Limitations & Future Work¶

Insufficiency of cycle-consistency: The authors admit that without additional constraints, the learned mapping only satisfies the cycle and might not be the target mapping (e.g., poor quality intermediate images in photo↔map).
Risk of local optima in EM: \(g_\theta\) might learn to satisfy multiple modes simultaneously, leading to "mismatched pairs" like \(X\!\leftrightarrow\!A\) and \(B\!\leftrightarrow\!Y\).
Strong assumption of deterministic mappings: The derivation of the single-step loss depends on \(q_\phi(y|x)\) collapsing to a Dirac distribution, which may not hold for many-to-many mappings.

vs. CycleGAN: CycleGAN is proven to be a special case (Adv Loss = \(D_{sim}\)). The authors show that "adversarial" training is not a requirement for cyclic translation but rather a robust implementation of \(D_{sim}\).
vs. VAE: Both lead to "reconstruction + KL alignment" objectives. The difference is that while VAE latent variables are free, the variable \(y\) here is an observation with its own structure and prior \(p(y)\).
vs.
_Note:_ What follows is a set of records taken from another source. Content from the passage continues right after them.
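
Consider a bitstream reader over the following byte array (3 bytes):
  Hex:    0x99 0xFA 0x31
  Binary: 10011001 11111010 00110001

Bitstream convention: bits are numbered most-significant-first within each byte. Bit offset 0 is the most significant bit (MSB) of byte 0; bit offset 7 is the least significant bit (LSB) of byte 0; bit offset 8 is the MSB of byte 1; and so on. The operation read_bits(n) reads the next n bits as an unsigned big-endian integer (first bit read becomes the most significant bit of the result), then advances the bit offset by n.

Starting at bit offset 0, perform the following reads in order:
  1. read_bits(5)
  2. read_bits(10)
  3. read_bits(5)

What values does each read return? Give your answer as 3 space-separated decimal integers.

Answer: 19 253 3

Derivation:
Read 1: bits[0:5] width=5 -> value=19 (bin 10011); offset now 5 = byte 0 bit 5; 19 bits remain
Read 2: bits[5:15] width=10 -> value=253 (bin 0011111101); offset now 15 = byte 1 bit 7; 9 bits remain
Read 3: bits[15:20] width=5 -> value=3 (bin 00011); offset now 20 = byte 2 bit 4; 4 bits remain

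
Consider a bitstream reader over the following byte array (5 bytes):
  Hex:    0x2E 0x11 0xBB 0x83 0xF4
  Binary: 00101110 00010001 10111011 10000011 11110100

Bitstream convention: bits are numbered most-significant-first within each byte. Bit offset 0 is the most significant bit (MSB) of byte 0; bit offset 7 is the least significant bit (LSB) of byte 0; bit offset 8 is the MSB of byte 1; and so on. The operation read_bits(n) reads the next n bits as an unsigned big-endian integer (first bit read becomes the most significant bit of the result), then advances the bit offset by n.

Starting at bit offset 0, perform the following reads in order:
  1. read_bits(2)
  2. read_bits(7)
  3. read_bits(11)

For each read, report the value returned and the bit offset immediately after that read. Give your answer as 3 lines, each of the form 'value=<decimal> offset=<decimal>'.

Read 1: bits[0:2] width=2 -> value=0 (bin 00); offset now 2 = byte 0 bit 2; 38 bits remain
Read 2: bits[2:9] width=7 -> value=92 (bin 1011100); offset now 9 = byte 1 bit 1; 31 bits remain
Read 3: bits[9:20] width=11 -> value=283 (bin 00100011011); offset now 20 = byte 2 bit 4; 20 bits remain

Answer: value=0 offset=2
value=92 offset=9
value=283 offset=20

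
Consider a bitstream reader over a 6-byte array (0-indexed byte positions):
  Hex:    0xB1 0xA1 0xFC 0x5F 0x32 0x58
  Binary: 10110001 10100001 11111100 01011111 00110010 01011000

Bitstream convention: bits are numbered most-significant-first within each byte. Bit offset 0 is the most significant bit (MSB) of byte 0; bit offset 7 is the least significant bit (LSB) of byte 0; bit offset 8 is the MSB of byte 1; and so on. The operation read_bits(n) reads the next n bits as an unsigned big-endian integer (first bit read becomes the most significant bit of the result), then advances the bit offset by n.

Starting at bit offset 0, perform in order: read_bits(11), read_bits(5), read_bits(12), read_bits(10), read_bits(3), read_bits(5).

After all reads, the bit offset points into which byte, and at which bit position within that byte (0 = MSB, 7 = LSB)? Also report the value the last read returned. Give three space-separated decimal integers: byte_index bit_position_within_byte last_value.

Answer: 5 6 22

Derivation:
Read 1: bits[0:11] width=11 -> value=1421 (bin 10110001101); offset now 11 = byte 1 bit 3; 37 bits remain
Read 2: bits[11:16] width=5 -> value=1 (bin 00001); offset now 16 = byte 2 bit 0; 32 bits remain
Read 3: bits[16:28] width=12 -> value=4037 (bin 111111000101); offset now 28 = byte 3 bit 4; 20 bits remain
Read 4: bits[28:38] width=10 -> value=972 (bin 1111001100); offset now 38 = byte 4 bit 6; 10 bits remain
Read 5: bits[38:41] width=3 -> value=4 (bin 100); offset now 41 = byte 5 bit 1; 7 bits remain
Read 6: bits[41:46] width=5 -> value=22 (bin 10110); offset now 46 = byte 5 bit 6; 2 bits remain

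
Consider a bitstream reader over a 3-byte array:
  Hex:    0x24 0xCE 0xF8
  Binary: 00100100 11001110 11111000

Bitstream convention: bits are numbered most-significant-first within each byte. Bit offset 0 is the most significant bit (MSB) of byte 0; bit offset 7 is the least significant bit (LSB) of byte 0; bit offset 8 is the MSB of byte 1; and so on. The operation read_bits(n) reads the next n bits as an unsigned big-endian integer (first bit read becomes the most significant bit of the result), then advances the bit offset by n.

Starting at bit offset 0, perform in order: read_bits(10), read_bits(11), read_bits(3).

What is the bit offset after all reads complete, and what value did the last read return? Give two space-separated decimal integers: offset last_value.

Read 1: bits[0:10] width=10 -> value=147 (bin 0010010011); offset now 10 = byte 1 bit 2; 14 bits remain
Read 2: bits[10:21] width=11 -> value=479 (bin 00111011111); offset now 21 = byte 2 bit 5; 3 bits remain
Read 3: bits[21:24] width=3 -> value=0 (bin 000); offset now 24 = byte 3 bit 0; 0 bits remain

Answer: 24 0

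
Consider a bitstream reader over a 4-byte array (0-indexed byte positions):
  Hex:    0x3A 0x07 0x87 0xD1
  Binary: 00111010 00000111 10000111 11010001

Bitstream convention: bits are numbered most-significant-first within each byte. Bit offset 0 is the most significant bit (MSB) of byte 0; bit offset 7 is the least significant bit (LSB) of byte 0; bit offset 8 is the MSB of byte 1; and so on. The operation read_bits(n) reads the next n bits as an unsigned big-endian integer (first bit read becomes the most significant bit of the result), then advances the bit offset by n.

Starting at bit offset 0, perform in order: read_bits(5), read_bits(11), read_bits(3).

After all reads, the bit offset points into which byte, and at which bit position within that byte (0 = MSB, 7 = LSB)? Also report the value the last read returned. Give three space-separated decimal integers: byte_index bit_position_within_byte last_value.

Read 1: bits[0:5] width=5 -> value=7 (bin 00111); offset now 5 = byte 0 bit 5; 27 bits remain
Read 2: bits[5:16] width=11 -> value=519 (bin 01000000111); offset now 16 = byte 2 bit 0; 16 bits remain
Read 3: bits[16:19] width=3 -> value=4 (bin 100); offset now 19 = byte 2 bit 3; 13 bits remain

Answer: 2 3 4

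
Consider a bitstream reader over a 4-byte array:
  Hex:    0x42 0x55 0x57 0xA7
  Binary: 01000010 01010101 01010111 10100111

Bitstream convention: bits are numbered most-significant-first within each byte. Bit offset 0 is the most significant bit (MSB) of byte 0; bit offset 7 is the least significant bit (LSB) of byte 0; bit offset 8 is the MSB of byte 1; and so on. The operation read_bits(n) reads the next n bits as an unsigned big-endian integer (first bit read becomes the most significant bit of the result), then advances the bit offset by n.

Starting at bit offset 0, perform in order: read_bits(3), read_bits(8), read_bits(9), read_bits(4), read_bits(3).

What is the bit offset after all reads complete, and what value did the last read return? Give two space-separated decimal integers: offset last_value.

Answer: 27 5

Derivation:
Read 1: bits[0:3] width=3 -> value=2 (bin 010); offset now 3 = byte 0 bit 3; 29 bits remain
Read 2: bits[3:11] width=8 -> value=18 (bin 00010010); offset now 11 = byte 1 bit 3; 21 bits remain
Read 3: bits[11:20] width=9 -> value=341 (bin 101010101); offset now 20 = byte 2 bit 4; 12 bits remain
Read 4: bits[20:24] width=4 -> value=7 (bin 0111); offset now 24 = byte 3 bit 0; 8 bits remain
Read 5: bits[24:27] width=3 -> value=5 (bin 101); offset now 27 = byte 3 bit 3; 5 bits remain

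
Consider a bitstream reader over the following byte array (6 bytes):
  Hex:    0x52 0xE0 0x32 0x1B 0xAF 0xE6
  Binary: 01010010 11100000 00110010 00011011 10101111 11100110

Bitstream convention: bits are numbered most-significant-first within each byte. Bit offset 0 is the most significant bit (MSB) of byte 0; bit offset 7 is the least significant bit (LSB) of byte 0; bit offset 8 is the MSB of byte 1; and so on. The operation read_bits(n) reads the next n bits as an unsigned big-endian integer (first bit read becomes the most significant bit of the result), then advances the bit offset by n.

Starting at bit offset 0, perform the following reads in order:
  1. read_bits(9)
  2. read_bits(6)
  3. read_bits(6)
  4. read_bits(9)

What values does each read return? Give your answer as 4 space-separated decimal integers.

Read 1: bits[0:9] width=9 -> value=165 (bin 010100101); offset now 9 = byte 1 bit 1; 39 bits remain
Read 2: bits[9:15] width=6 -> value=48 (bin 110000); offset now 15 = byte 1 bit 7; 33 bits remain
Read 3: bits[15:21] width=6 -> value=6 (bin 000110); offset now 21 = byte 2 bit 5; 27 bits remain
Read 4: bits[21:30] width=9 -> value=134 (bin 010000110); offset now 30 = byte 3 bit 6; 18 bits remain

Answer: 165 48 6 134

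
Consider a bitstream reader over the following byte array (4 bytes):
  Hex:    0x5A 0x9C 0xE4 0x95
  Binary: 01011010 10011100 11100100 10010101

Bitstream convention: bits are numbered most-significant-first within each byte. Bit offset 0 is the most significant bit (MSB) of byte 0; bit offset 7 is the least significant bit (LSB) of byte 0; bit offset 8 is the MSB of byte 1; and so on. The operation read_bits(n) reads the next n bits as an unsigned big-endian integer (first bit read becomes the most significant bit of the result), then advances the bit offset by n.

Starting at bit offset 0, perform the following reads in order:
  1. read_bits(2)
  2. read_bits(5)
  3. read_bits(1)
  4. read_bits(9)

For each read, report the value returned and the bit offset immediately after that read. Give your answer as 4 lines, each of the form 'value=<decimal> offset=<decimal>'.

Answer: value=1 offset=2
value=13 offset=7
value=0 offset=8
value=313 offset=17

Derivation:
Read 1: bits[0:2] width=2 -> value=1 (bin 01); offset now 2 = byte 0 bit 2; 30 bits remain
Read 2: bits[2:7] width=5 -> value=13 (bin 01101); offset now 7 = byte 0 bit 7; 25 bits remain
Read 3: bits[7:8] width=1 -> value=0 (bin 0); offset now 8 = byte 1 bit 0; 24 bits remain
Read 4: bits[8:17] width=9 -> value=313 (bin 100111001); offset now 17 = byte 2 bit 1; 15 bits remain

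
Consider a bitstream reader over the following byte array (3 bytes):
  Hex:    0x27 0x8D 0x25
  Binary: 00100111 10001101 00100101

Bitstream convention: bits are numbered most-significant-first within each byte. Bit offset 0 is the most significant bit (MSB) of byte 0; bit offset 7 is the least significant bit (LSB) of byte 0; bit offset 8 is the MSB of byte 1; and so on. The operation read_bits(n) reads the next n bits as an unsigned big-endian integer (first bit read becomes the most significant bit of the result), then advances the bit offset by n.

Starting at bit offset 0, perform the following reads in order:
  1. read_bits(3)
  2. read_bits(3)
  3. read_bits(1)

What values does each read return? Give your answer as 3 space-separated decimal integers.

Read 1: bits[0:3] width=3 -> value=1 (bin 001); offset now 3 = byte 0 bit 3; 21 bits remain
Read 2: bits[3:6] width=3 -> value=1 (bin 001); offset now 6 = byte 0 bit 6; 18 bits remain
Read 3: bits[6:7] width=1 -> value=1 (bin 1); offset now 7 = byte 0 bit 7; 17 bits remain

Answer: 1 1 1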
Pseudo-label-based Unsupervised Tracking: Methods like USOT/ULAST require a base tracker for initial trajectories; CycleTrack implements the cyclic paradigm across whole images without needing pseudo-trajectories.

Rating¶

Novelty: ⭐⭐⭐⭐⭐ The first unified variational framework for both pairwise and self-cyclic tasks.
Experimental Thoroughness: ⭐⭐⭐⭐ Validated across image translation and unsupervised tracking, though restricted to 1-2 datasets per task.
Writing Quality: ⭐⭐⭐⭐ Clear derivation and convincing mapping tables, though notation can be dense.
Value: ⭐⭐⭐⭐⭐ Provides a transferable theoretical template and optimizer selection criteria for cyclic learning.